Por Laura Mateos - 07 Dec 2022

Autodefensa abre con una secuencia inicial en la que un chico se presenta en casa de las protagonistas movido por una inquietud: "A mí me importa lo que está pasando en el mundo". "¿La guerra de Ucrania?", le pregunta Berta. Él contesta: "No, el feminismo, lo de las mujeres". Ante esta respuesta, ella solo puede decir: "Ah, lo otro". Y es que ese lo otro agrupa demasiadas cosas. Ese lo otro se refiere a la dificultad de conectar de una manera profunda a través del sexo, de vivir con una ansiedad que te consume por dentro y hasta de tomarse demasiado en serio.

Porque Autodefensa es ante todo un ejercicio brutal de honestidad por parte de sus dos creadoras, Belén Barenys (Memé) y Berta Prieto, pero no uno cualquiera, sino probablemente el más difícil de todos: uno consigo mismas. Así, nos introducimos en la vida de estas dos veinteañeras llenas de dudas que esconden sus miedos e inseguridades tras una fachada de superficialidad y profundas reflexiones que afloran cuando van hasta arriba de keta.

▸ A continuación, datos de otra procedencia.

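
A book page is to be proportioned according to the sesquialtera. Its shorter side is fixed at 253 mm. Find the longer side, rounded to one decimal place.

3:2 = 1.50000.
Longer side = 253 × 1.50000 ≈ 379.500 → 379.5 mm.

379.5 mm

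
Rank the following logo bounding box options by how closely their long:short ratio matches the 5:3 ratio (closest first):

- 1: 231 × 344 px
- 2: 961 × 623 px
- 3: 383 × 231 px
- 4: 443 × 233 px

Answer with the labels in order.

3, 2, 1, 4

1: 344/231 ≈ 1.489 → |1.489 − 1.667| = 0.178
2: 961/623 ≈ 1.543 → |1.543 − 1.667| = 0.124
3: 383/231 ≈ 1.658 → |1.658 − 1.667| = 0.009
4: 443/233 ≈ 1.901 → |1.901 − 1.667| = 0.234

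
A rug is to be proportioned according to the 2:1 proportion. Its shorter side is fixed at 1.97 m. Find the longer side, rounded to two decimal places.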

'Autodefensa' supone la apertura en canal de sus dos protagonistas.
'Autodefensa' supone la apertura en canal de sus dos protagonistas.

Y es que Belén y Berta están tan perdidas como tú y como yo en este juego de la vida, pero ellas han optado por pasárselo bien en ese deambular en las tinieblas. Y equivocarse, equivocarse mucho, porque si los errores no te dejan un aprendizaje, al menos que te dejen una buena anécdota que contar a tus amigos. Y el que más anécdotas sume, bueno, no gana nada salvo convertirse en un concepto, el de estar viviendo más que el resto.

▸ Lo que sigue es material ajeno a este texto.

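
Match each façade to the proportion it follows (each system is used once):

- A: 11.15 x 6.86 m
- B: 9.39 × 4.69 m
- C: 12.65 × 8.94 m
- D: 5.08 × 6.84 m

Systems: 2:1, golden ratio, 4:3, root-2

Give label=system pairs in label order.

Ratios: A ≈ 1.625; B ≈ 2.002; C ≈ 1.415; D ≈ 1.346.
Targets: 2:1 ≈ 2.000; golden ratio ≈ 1.618; 4:3 ≈ 1.333; root-2 ≈ 1.414.

A=golden ratio, B=2:1, C=root-2, D=4:3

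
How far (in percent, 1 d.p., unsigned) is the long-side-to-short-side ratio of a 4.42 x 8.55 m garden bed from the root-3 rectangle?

Ratio = 8.55 / 4.42 ≈ 1.9344.
Ideal root-3 ≈ 1.7321. |1.9344 − 1.7321| / 1.7321 ≈ 11.68% → 11.7%.

11.7%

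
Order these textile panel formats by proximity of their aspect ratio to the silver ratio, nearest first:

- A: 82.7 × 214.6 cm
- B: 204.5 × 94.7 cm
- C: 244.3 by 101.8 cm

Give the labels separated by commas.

C, A, B

A: 214.6/82.7 ≈ 2.595 → |2.595 − 2.414| = 0.181
B: 204.5/94.7 ≈ 2.159 → |2.159 − 2.414| = 0.255
C: 244.3/101.8 ≈ 2.400 → |2.400 − 2.414| = 0.014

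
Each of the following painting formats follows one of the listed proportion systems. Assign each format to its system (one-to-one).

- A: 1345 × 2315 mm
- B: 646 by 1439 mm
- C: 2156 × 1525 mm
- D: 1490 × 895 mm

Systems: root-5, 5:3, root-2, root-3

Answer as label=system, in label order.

A = 2315/1345 ≈ 1.721 → root-3 (1.732)
B = 1439/646 ≈ 2.228 → root-5 (2.236)
C = 2156/1525 ≈ 1.414 → root-2 (1.414)
D = 1490/895 ≈ 1.665 → 5:3 (1.667)

A=root-3, B=root-5, C=root-2, D=5:3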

Te pueden caer mejor o peor, pero no se trata de eso, porque lo que han hecho Barenys y Prieto en esta autoficción es un acto de valentía que ni siquiera pretende serlo, un salto al vacío que nace sin más pretensión que la de reflejar aquello que conocen. Aquí no importa dar lecciones morales, ni conectar con una generación que puede sentirse identificada o no, sino simplemente ser y estar. Porque el verbo 'to be' nunca ha encontrado tanto sentido como en la Autodefensa que llevan como escudo estas jóvenes que no cuestionan tanto el mundo en el que les ha tocado vivir como a ellas mismas.